Do Nurses at Kearny Mesa Convalescent And Stick Around?

KEARNY MESA CONVALESCENT AND NURSING HOME has a staff turnover rate of 48%, which is about average for California nursing homes (state average: 46%). Moderate turnover is common in nursing homes, but families should still ask about staff tenure and how the facility maintains care continuity when employees leave.

Was Kearny Mesa Convalescent And Ever Fined?

KEARNY MESA CONVALESCENT AND NURSING HOME has been fined $4,893 across 2 penalty actions. This is below the California average of $33,128. While any fine indicates a compliance issue, fines under $50,000 are relatively common and typically reflect isolated problems that were subsequently corrected. Families should ask what specific issues led to these fines and confirm they've been resolved.

Is Kearny Mesa Convalescent And on Any Federal Watch List?

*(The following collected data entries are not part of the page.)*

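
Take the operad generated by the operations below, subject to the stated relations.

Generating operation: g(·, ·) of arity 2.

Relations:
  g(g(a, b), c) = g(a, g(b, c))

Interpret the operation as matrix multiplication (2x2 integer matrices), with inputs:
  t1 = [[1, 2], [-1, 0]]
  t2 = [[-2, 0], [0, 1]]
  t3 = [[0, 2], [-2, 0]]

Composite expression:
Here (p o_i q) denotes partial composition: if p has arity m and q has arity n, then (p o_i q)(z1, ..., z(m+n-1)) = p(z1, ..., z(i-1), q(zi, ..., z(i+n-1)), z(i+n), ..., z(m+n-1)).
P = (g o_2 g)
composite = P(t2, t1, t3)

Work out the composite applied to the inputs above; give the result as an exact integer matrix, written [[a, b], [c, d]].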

KEARNY MESA CONVALESCENT AND NURSING HOME is not on any federal watch list. The most significant is the Special Focus Facility (SFF) program, which identifies the bottom 1% of nursing homes nationally based on persistent, serious quality problems. Not being on this list means the facility has avoided the pattern of deficiencies that triggers enhanced federal oversight. This is a positive indicator, though families should still review the facility's inspection history directly.